Alex: It was about the structure put into place when it first started. I had to be particular about the values I should possess. There are many things that I could appreciate as I had done it from the ground and I know where the mistakes have been made, though on hindsight, I might have given a bit more time to expand. The three main things to care about are rent, manpower, and cost of goods. You have to plan with a goal in mind, but have to be aware that things can change pretty quickly. Funding is necessary, be it traditional or non-conventional – loan financing, equity financing, etc. You also have to be aware that key dynamics can change – once things are not going smoothly, you may have to let businesses go.
Rehan: We are not extremely structured – somewhere in the middle. But I would like to move to a more professionalized business structure. I separated myself from my father by taking up a small office space so my father won’t feel to scrutinize as much. You always have to take the harder route and lead from the front. Spend time with people to hire the right people – they are your main resources. Flying all over the world is the nature of an international business. Singaporean businesses should take the initiative to expand to international markets.

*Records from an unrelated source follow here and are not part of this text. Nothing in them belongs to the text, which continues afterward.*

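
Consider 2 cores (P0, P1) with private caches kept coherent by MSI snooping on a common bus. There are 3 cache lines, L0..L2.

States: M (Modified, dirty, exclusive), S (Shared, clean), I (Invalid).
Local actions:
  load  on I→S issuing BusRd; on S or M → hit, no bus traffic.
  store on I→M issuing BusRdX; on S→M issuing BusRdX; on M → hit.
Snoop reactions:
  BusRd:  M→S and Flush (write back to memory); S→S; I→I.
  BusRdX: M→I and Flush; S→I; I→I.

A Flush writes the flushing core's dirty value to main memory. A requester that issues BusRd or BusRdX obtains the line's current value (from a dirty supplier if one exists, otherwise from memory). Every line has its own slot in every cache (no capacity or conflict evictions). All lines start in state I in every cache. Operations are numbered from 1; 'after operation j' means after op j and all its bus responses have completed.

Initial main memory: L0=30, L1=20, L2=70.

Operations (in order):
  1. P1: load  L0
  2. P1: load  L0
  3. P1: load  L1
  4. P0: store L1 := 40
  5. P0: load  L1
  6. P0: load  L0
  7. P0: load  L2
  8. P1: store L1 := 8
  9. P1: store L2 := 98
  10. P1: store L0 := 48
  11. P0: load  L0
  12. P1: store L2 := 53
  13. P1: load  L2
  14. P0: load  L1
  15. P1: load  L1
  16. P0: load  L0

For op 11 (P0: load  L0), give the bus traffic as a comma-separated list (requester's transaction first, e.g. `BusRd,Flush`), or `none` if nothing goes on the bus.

bus = BusRd,Flush

  op1 P1: load  L0 → I/S on L0; bus BusRd; mem=30
  op2 P1: load  L0 → I/S on L0; bus (none); mem=30
  op3 P1: load  L1 → I/S on L1; bus BusRd; mem=20
  op4 P0: store L1 := 40 → M/I on L1; bus BusRdX; mem=20
  op5 P0: load  L1 → M/I on L1; bus (none); mem=20
  op6 P0: load  L0 → S/S on L0; bus BusRd; mem=30
  op7 P0: load  L2 → S/I on L2; bus BusRd; mem=70
  op8 P1: store L1 := 8 → I/M on L1; bus BusRdX Flush; mem=40
  op9 P1: store L2 := 98 → I/M on L2; bus BusRdX; mem=70
  op10 P1: store L0 := 48 → I/M on L0; bus BusRdX; mem=30
  op11 P0: load  L0 → S/S on L0; bus BusRd Flush; mem=48
  op12 P1: store L2 := 53 → I/M on L2; bus (none); mem=70
  op13 P1: load  L2 → I/M on L2; bus (none); mem=70
  op14 P0: load  L1 → S/S on L1; bus BusRd Flush; mem=8
  op15 P1: load  L1 → S/S on L1; bus (none); mem=8
  op16 P0: load  L0 → S/S on L0; bus (none); mem=48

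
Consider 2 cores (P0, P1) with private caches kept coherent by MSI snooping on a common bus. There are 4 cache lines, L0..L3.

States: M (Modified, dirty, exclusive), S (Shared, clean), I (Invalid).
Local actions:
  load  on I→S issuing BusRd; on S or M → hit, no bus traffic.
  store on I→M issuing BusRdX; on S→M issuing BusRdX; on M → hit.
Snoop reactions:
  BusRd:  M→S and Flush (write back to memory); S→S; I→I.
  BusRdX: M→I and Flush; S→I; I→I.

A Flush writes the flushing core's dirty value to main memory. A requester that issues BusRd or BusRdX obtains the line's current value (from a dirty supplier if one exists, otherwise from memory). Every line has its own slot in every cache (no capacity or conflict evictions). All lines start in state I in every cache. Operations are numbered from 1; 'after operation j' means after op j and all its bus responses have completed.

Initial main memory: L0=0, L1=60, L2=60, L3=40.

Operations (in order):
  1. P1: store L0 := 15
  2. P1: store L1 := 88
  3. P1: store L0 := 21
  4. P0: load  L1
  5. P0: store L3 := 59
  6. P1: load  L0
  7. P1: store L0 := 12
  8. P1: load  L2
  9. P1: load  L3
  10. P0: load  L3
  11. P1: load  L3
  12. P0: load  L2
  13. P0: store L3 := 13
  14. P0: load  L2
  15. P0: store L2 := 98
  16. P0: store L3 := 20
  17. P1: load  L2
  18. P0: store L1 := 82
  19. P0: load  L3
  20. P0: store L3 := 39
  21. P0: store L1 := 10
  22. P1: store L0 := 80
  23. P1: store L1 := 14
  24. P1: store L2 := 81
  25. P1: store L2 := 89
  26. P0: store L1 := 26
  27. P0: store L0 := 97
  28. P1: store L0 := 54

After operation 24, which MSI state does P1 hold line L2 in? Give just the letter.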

Laura: In terms of having an international company, technology is a godsend. It makes up for the lack of travelling that I do (lack of money) with communication through apps by leveraging all the technology available.
Qn 2: What are some of your thoughts about whether you would like to build a sustainable company in the future?
Alex: I take what I have learnt and bring it into the service industry. Singaporeans don’t see F&B as a career – many slip into the industry; it’s not a deliberate choice usually. I try to put value into Singaporean food which I feel is worth growing as a brand.
Rehan: Today is a modern world, and the focus is on making more profits. I wish to use BP de Silva as a vessel for a higher purpose. Businesses can be profitable with a higher benchmark. To me, success/legacy is more about the idea that you can plant in the tea industry – whether can we push ourselves to higher standards, and not about making more money. It should be able to outlast the family.
Laura: I run the business as if I may be run over by a bus tomorrow. I have to look into ways to sustain the business over the long run. I am not on this planet to run this business. I’m here because I want to do good in this world.
Following the panel, we had a round-table discussion, and ended off the summit with a networking tea extravaganza and and a lucky draw. There was an abundance of insightful discussions and we hope all our attendees had a meaningful day. H.E.R Entrepreneur would like to thank all the speakers, moderators, and attendees who made this event a success. We hope to see you at our summit coming up next year!